The main function that users will need to write to instantiate their own MetadataJSONReproducer-type classes is openmsistream.MetadataJSONReproducer._get_metadata_dict_for_file(), which will compute the metadata dictionary for each reconstructed data file as they become available. The argument to that function is an DownloadDataFile object holding a file that has been fully reconstructed from chunks in a topic. The content of the file can be accessed using its bytestring attribute in any mode, or by reading from the full_filepath attribute in “disk” or “both” mode. Reading the file from disk is slower, but can produce a much smaller memory footprint depending on how the reading is performed from disk. The function should return a dictionary of metadata keys and values when successful, but it can safely raise Exceptions or log warnings if necessary (Exceptions raised will be logged without crashing the program).

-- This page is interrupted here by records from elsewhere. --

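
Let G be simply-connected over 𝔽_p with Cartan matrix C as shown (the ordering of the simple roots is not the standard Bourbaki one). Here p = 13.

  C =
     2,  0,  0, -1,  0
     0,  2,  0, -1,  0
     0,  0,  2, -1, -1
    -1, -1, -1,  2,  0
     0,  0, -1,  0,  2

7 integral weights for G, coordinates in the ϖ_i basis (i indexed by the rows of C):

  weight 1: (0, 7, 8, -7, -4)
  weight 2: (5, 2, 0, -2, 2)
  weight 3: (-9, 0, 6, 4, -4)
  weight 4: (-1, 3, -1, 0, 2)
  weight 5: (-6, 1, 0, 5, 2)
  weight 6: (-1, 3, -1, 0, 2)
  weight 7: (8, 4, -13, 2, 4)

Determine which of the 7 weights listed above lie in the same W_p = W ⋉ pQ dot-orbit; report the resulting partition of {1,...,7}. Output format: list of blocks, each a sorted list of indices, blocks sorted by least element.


Cartan matrix: type D_5 (|W|=1920); un-permuting the 5 rows.

Alcove-folded reps (p=13, 7 weights, presented ϖ-order):

  [1] (5, 2, 0, 1, 3);  [2] (5, 2, 0, 1, 3);  [3] (5, 2, 0, 1, 3);  [4] (0, 4, 0, 1, 3);  [5] (5, 2, 0, 1, 3);  [6] (0, 4, 0, 1, 3);  [7] (0, 4, 0, 1, 3)

The 7 indices split into 2 linkage classes (same alcove rep ⇔ same W_13-dot-orbit):

[[1, 2, 3, 5], [4, 6, 7]]


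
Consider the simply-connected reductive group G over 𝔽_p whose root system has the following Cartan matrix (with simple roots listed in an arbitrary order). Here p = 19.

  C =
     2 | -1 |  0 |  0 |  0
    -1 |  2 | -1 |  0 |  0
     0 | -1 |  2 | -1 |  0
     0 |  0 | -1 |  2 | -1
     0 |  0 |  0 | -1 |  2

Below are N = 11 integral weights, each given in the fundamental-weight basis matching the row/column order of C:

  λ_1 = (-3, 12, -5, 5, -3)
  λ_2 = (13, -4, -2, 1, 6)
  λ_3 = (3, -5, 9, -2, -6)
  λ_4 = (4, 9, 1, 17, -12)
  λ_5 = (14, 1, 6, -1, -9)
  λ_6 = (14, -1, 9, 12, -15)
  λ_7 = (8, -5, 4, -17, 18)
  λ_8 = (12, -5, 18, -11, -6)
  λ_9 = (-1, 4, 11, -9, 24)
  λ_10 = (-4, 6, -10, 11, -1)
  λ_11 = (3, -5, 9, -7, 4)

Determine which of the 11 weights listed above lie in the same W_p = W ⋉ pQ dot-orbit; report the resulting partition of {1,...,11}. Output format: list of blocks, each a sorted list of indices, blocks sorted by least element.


Dynkin diagram of C (from the 8 off-diagonal −1 entries): A_5.

Folding the 11 weights λ_j+ρ into Ā_19 (reps in the given 5-coord order):

  λ_1+ρ ↦ (2, 7, 4, 0, 2);  λ_2+ρ ↦ (10, 1, 1, 2, 5);  λ_3+ρ ↦ (0, 4, 0, 5, 1);  λ_4+ρ ↦ (10, 1, 1, 2, 5);  λ_5+ρ ↦ (10, 1, 1, 2, 5);  λ_6+ρ ↦ (0, 4, 0, 5, 1);  λ_7+ρ ↦ (6, 5, 4, 1, 3);  λ_8+ρ ↦ (0, 4, 0, 5, 1);  λ_9+ρ ↦ (5, 4, 6, 2, 2);  λ_10+ρ ↦ (2, 3, 4, 3, 0);  λ_11+ρ ↦ (0, 4, 0, 5, 1)

These 11 weights hit 6 W_19-dot-orbits; sizes (1, 3, 4, 1, 1, 1):

[[1], [2, 4, 5], [3, 6, 8, 11], [7], [9], [10]]


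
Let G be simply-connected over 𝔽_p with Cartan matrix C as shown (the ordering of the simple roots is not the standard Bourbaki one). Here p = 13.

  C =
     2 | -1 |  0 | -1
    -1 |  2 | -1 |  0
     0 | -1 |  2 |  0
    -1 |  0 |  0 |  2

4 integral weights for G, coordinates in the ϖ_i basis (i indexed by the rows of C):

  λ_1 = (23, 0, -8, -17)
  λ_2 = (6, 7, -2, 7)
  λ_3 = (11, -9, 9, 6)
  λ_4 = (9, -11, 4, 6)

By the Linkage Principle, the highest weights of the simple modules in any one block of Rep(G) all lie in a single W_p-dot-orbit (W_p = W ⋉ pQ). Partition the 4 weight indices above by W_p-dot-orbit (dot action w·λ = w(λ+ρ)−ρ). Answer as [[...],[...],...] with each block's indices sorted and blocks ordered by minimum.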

If a user would like to add additional command line arguments for the extended class they can also implement the openmsistream.utilities.Runnable.get_command_line_arguments() class method. Command line arguments already defined include the config file, consumer and producer topic names/numbers of threads, download regex, and output location; they can be picked up by calling super().get_command_line_arguments() in the extended class.

Adding a block like this:

def main() :
    ClassName.run_from_command_line()

if __name__=='__main__' :
    main()

to the bottom of the file will allow the class to be run as a module, with:

>>> python -m path.to.class.file [arguments]

Please see the page about the S3TransferStreamProcessor to better understand the structure of the logging files that a MetadataJSONReproducer-type program will create, how offsets are manually committed, and guarantees for restarting in the case of an abrupt shutdown of the program.